Increasingly, managers believe that the companies trying to lower their environmental risk will be better positioned for the future, which is not only good for the planet, but also for investment returns. Yet businesses are strapped for resources and often lack the expertise to deal with this challenge, which is why some financial companies are now trying to help businesses meet their targets by offering climate solutions that bridge policy, science and finance.
While there are still skeptics about the impact climate will have on the broader economy, many business leaders acknowledge the significant risk. According to the inaugural BMO Climate Institute survey of small- and medium-sized businesses in North America, 69 per cent of respondents expect the physical impacts of climate will disrupt operations over the next five years. Another third say severe weather patterns are already creating challenges.
Managing climate risk
When it comes to climate risk, we believe asset managers need to consider environmental challenges. Fixed-income managers in particular can’t afford to ignore environmental, social and governance (ESG) factors when assessing credit risk, says Vishang Chawla, Portfolio Manager, Active Fixed Income at BMO Global Asset Management.

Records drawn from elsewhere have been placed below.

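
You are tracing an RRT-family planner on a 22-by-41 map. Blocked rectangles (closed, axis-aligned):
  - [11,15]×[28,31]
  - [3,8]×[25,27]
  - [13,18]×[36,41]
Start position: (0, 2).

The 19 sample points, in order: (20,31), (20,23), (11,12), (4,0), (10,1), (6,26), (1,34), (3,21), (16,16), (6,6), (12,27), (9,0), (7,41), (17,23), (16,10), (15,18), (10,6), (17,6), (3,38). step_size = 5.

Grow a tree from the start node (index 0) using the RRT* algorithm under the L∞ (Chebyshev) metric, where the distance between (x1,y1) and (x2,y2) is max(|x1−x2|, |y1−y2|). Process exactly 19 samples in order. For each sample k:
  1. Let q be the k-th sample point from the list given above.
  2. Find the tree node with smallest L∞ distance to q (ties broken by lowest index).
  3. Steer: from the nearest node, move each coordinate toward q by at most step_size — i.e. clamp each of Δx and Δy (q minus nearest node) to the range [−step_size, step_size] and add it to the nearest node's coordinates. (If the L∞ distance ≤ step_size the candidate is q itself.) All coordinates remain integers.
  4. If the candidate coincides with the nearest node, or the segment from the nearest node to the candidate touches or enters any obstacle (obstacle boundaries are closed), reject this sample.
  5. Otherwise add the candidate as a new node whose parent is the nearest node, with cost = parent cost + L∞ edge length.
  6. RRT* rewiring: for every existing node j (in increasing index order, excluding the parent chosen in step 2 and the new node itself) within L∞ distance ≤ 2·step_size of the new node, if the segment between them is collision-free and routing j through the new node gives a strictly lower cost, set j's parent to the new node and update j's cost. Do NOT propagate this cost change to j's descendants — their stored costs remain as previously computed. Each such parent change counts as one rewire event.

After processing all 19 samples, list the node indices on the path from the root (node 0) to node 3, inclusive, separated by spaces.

1. q=(20,31) nearest=0 d=29 new=(5,7) → add node 1 parent=0 cost=5
2. q=(20,23) nearest=1 d=16 new=(10,12) → add node 2 parent=1 cost=10
3. q=(11,12) nearest=2 d=1 new=(11,12) → add node 3 parent=2 cost=11
4. q=(4,0) nearest=0 d=4 new=(4,0) → add node 4 parent=0 cost=4
5. q=(10,1) nearest=1 d=6 new=(10,2) → add node 5 parent=1 cost=10
6. q=(6,26) nearest=2 d=14 new=(6,17) → add node 6 parent=2 cost=15
7. q=(1,34) nearest=6 d=17 new=(1,22) → add node 7 parent=6 cost=20
8. q=(3,21) nearest=7 d=2 new=(3,21) → add node 8 parent=7 cost=22
9. q=(16,16) nearest=3 d=5 new=(16,16) → add node 9 parent=3 cost=16
10. q=(6,6) nearest=1 d=1 new=(6,6) → add node 10 parent=1 cost=6
11. q=(12,27) nearest=8 d=9 new=(8,26) → blocked by [3,8]×[25,27], reject
12. q=(9,0) nearest=5 d=2 new=(9,0) → add node 11 parent=5 cost=12
13. q=(7,41) nearest=7 d=19 new=(6,27) → blocked by [3,8]×[25,27], reject
14. q=(17,23) nearest=9 d=7 new=(17,21) → add node 12 parent=9 cost=21
15. q=(16,10) nearest=3 d=5 new=(16,10) → add node 13 parent=3 cost=16
16. q=(15,18) nearest=9 d=2 new=(15,18) → add node 14 parent=9 cost=18
17. q=(10,6) nearest=5 d=4 new=(10,6) → add node 15 parent=5 cost=14
18. q=(17,6) nearest=13 d=4 new=(17,6) → add node 16 parent=13 cost=20
19. q=(3,38) nearest=7 d=16 new=(3,27) → blocked by [3,8]×[25,27], reject

Path: 0 1 2 3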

“When you look at ESG, you have to think about which companies are going to be around 10, 20 and 30 years from now because we’re buying 30-year bonds,” notes Chawla. “As a credit analyst, when you make that investment, you have to ask yourself if you want to own this company for 30 years. So you have to think about net-zero.”
Fixed-income asset managers are doing more than deciding which investments to hold – they’re engaging company leadership to adopt net-zero. Unlike with equities, the money raised by sustainable bonds should be earmarked for specific projects, explains Chawla. As a result, asset managers can analyze a net-zero plan and assess whether it’s going to advance the company’s net-zero goals. This gives asset managers the opportunity to provide guidance to management on how to strengthen their ESG initiatives if it finds their plans are lacking, he adds.
“As active managers of billions of dollars of credit, part of our responsibility is being in touch with the management of those companies, asking the tough questions and looking at the balance sheet,” says Earl Davis, Head of Fixed Income and Money Markets at BMO Global Asset Management. “It’s from there that you start seeing trends and are able to push or influence companies.”
The interactions between asset managers and companies can be notable. When a large Canadian energy company was raising funds for its sustainability initiatives, BMO Global Asset Management engaged with this company to encourage it to adopt stronger net-zero goals.
Making a measurable impact
The Global Impact Investing Network estimates the market for impact funds, which includes sustainable funds, to be about US$1.16 trillion dollars. Sustainable funds seek to invest in companies that are attractive from both a financial return and ESG perspective. The issuance of green bonds, which are financial instruments designed to fund projects that have environmental or climate benefits, have been an important contributor to that growth.
Sustainable bond funds offer an effective way to tap into the green bond market. With these funds, you’re getting access to companies that have used green bonds to affect change for specific projects. They include projects like Brookfield Asset Management’s push to extend the life and increase the capacity at Shepherds Flat, one of the largest onshore wind projects in the U.S. By replacing the existing turbines with longer blades and updated technology the company expects the project will increase its generation capacity of clean energy by about 25 percent per year, or about 400-gigawatt hours. Bell Canada is another example. The telecom recently issued a sustainable linked bond to fund a variety of renewable energy projects to offset its carbon footprint as it upgrades its 5G network.
Taking a long-term view
Asset managers must take a long-term view of the impact of climate change, but the industry is facing pressure to put short-term returns first. Some managers are concerned that the push to net-zero contradicts the goal of providing the best risk-adjusted return. At least one large asset manager has caved to these pressures by pulling out of an investment-industry initiative on climate change, claiming that having a stance on net-zero conflicts with its ability to remain independent.
Davis thinks the pushback against net-zero is short-sighted. “When we invest, we invest from a net present value perspective, so from that you look at the cash flows going through in the future,” he says. This perspective doesn’t mean you have to sacrifice returns, he adds, noting that the risk profiles and performance of many sustainable bond funds are similar to conventional bond funds.
The difference comes down to how managers weigh risk. The risks fixed income managers are looking for may not be making headlines today, but if those risks increase in the future, then it could have a material impact on a company’s performance. “Part of our role is to ensure future sustainable financial returns,” he says.
For BMO Global Asset Management’s Davis, it’s about working with the companies to find solutions that make sense and will deliver results. “When you think about net-zero as a whole, no one person or institution could do it on their own,” he says. “This has to be a global effort.”